NARU terlihat sumringah memarkirkan sepeda motornya di tempat parkir sekolah. Dia juga berjalan penuh semangat menuju kelasnya di lantai dua. Kelas bersinar untuk orang-orang sepertinya, seperti Geng Perfect.
Dari belakang, Johni tampak berjalan mengikuti langkah Naru yang terlihat senang. Melewati pandangan orang-orang yang sama sekali tak mereka hiraukan. Berharap ingin tahu apa yang sedang terjadi pada siswa idola di sekolah favorit mereka.
Johni melihat anggota Geng Perfect, Tara, Leon, dan Dion sedang duduk di depan kelas yang terletak paling ujung. Paling mewah dari kelas yang lain. Paling sedikit terdapat siswanya. Kelas Platinum.
Sebuah kelas yang hanya berisi siswa-siswi spesial terutama dari kemampuan otaknya. Namun sedikit dari mereka yang mau menggunakannya untuk kebaikan seperti mengikuti lomba atau mengharumkan nama sekolah. Mereka lebih sibuk dengan aktivitas pamer dan membuat ulah. Mereka berpikir bahwa keberadaan mereka di sekolah saja sudah mengharumkan nama baik sekolah karena mereka memang siswa cerdas. Seperti Geng Perfect contohnya.

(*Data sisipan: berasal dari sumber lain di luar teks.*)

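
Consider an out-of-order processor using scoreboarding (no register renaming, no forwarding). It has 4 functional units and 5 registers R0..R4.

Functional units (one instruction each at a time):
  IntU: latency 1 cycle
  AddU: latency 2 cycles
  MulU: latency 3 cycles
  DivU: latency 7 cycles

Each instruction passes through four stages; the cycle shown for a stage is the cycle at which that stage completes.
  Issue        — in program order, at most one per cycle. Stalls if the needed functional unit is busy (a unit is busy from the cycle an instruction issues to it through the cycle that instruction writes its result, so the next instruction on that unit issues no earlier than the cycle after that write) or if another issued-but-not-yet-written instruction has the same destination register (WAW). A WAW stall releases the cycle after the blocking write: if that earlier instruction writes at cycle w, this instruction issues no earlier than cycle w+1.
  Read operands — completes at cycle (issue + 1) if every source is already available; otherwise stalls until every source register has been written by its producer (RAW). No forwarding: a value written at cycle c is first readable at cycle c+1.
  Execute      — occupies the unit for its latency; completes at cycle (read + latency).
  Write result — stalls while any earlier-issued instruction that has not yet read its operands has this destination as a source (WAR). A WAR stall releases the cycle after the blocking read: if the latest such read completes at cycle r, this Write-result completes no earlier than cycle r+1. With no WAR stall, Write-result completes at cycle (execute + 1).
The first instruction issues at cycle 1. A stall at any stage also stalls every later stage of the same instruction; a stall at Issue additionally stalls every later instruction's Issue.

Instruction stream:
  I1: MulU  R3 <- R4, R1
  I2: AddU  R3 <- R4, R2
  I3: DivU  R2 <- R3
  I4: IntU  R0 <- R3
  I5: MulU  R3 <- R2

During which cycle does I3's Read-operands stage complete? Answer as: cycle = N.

cycle = 12

1) issue 1, read 2, done 5, write 6
2) issue 7, read 8, done 10, write 11  <WAW R3: wait I1 write@6>
3) issue 8, read 12, done 19, write 20  <RAW R3: wait I2 write@11>
4) issue 9, read 12, done 13, write 14  <RAW R3: wait I2 write@11>
5) issue 12, read 21, done 24, write 25  <WAW R3: wait I2 write@11 / RAW R2: wait I3 write@20>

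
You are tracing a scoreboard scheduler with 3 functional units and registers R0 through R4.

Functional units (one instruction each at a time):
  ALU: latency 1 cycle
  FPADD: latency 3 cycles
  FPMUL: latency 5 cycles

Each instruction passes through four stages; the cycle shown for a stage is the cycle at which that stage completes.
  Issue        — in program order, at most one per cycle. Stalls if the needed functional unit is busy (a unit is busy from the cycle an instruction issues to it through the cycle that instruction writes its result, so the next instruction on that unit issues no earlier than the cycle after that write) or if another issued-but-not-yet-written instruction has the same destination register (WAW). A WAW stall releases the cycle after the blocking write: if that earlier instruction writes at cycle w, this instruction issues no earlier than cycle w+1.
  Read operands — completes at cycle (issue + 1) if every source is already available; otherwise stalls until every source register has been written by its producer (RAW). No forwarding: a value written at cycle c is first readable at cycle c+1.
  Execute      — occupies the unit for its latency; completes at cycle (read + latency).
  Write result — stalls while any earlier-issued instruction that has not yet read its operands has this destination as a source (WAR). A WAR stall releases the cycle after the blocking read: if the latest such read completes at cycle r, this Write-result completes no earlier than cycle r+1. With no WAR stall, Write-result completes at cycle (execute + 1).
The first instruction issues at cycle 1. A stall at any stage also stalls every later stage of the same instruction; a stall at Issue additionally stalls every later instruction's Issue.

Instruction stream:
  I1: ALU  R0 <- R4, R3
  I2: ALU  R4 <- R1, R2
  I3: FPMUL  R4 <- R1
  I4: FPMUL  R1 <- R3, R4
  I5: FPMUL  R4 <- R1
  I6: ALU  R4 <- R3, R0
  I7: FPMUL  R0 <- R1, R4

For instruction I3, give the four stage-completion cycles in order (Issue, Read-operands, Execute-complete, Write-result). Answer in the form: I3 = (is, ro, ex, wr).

t=1  I1→ALU
t=2  I1 RO
t=3  I1 EX
t=4  I1 WR R0
t=5  I2→ALU
t=6  I2 RO
t=7  I2 EX
t=8  I2 WR R4
t=9  I3→FPMUL
t=10  I3 RO
t=15  I3 EX
t=16  I3 WR R4
t=17  I4→FPMUL
t=18  I4 RO
t=23  I4 EX
t=24  I4 WR R1
t=25  I5→FPMUL
t=26  I5 RO
t=31  I5 EX
t=32  I5 WR R4
t=33  I6→ALU
t=34  I6 RO · I7→FPMUL
t=35  I6 EX
t=36  I6 WR R4
t=37  I7 RO
t=42  I7 EX
t=43  I7 WR R0

I3 = (9, 10, 15, 16)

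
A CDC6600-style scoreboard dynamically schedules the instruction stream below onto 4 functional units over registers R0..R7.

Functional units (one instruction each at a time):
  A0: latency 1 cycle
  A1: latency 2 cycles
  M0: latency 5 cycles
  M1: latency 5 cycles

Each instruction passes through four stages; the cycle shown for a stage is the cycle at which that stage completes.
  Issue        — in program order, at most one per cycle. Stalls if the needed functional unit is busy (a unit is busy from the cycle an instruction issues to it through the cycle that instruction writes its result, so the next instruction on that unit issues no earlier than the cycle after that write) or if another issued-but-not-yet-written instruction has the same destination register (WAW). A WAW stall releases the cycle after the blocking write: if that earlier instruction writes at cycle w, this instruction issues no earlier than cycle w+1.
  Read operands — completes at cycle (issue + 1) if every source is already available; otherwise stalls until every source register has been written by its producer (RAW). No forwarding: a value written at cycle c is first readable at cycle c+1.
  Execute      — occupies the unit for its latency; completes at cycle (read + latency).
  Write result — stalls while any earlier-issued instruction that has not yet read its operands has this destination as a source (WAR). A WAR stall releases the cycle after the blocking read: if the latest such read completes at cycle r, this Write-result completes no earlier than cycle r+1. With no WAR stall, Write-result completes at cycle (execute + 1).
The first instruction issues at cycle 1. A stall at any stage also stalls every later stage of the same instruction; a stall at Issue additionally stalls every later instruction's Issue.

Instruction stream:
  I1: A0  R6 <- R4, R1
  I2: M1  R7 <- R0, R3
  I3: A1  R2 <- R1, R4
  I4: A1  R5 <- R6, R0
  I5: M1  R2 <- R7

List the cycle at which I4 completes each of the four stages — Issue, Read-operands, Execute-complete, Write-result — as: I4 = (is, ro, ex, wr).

[I1] 1/2/3/4
[I2] 2/3/8/9
[I3] 3/4/6/7
[I4] 8/9/11/12  (struct: A1 busy until I3 writes@7)
[I5] 10/11/16/17  (struct: M1 busy until I2 writes@9)

I4 = (8, 9, 11, 12)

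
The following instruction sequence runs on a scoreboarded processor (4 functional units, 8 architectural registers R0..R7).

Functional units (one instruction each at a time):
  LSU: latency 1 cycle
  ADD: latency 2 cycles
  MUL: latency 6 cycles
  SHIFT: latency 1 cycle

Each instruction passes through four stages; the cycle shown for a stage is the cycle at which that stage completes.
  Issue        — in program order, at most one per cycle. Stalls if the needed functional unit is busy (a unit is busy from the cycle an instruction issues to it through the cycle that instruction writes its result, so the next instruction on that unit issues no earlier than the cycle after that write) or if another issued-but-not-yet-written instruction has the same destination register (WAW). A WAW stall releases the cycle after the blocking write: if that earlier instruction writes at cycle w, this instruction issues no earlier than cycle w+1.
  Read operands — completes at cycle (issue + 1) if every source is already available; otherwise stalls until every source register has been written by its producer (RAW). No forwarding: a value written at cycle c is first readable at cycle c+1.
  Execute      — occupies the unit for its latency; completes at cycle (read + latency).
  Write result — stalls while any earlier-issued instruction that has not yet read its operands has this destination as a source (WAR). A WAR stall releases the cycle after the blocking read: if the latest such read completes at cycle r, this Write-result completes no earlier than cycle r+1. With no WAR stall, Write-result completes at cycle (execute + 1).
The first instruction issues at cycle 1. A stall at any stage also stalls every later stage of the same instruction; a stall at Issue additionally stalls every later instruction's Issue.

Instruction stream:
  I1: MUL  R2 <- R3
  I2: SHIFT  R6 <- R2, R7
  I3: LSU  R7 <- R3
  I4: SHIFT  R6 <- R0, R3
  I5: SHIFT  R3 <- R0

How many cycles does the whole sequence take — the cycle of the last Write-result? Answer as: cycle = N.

I1  is:1  ro:2  ex:8  wr:9
I2  is:2  ro:10  ex:11  wr:12  — RAW R2: wait I1 write@9
I3  is:3  ro:4  ex:5  wr:11  — WAR R7: wait I2 read@10
I4  is:13  ro:14  ex:15  wr:16  — struct: SHIFT busy until I2 writes@12
I5  is:17  ro:18  ex:19  wr:20  — struct: SHIFT busy until I4 writes@16

cycle = 20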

Sedangkan kelas lainnya yaitu Kelas Reguler. Kelas yang isinya terdapat siswa-siswi normal yang tujuannya hanya untuk lulus. Tidak membuat masalah dan menjadi murid baik adalah jalan hidup mereka di sekolah favorit nomor satu di kota itu.
Kelas Reguler adalah golongan yang isinya terdapat siswa-siswi dengan kemampuan dan bakat yang sering membawa nama harum sekolah. Biasanya murid-muridnya terdiri dari keluarga menengah ke bawah alias yang kesulitan dalam biaya sekolah. Mereka mengandalkan kemampuan dan prestasi mereka untuk membayar sekolah. Salah satunya dengan beasiswa.
“Ada apa dengan wajah si ketua Geng Perfect pagi ini? Kau terlihat sedang bahagia Naru.” Seru Tara melihat Naru yang telah berada di hadapan Geng Perfect. Dia hanya membalasnya dengan senyum yang semakin mengembang.
“Kalian akan segera tahu.” Jawab Johni membuat ketiga anggota Geng Perfect saling memandang satu sama lain.
“Eh! Apakah pagi ini tidak ada suara mengaji?” Tanya Naru tiba-tiba. Semua orang memandangnya heran. Naru terlihat celingukan melihat ke segala arah. Dari lantai dua dia melihat setiap orang yang keluar masuk dari gerbang sekolah. Seperti menunggu seseorang.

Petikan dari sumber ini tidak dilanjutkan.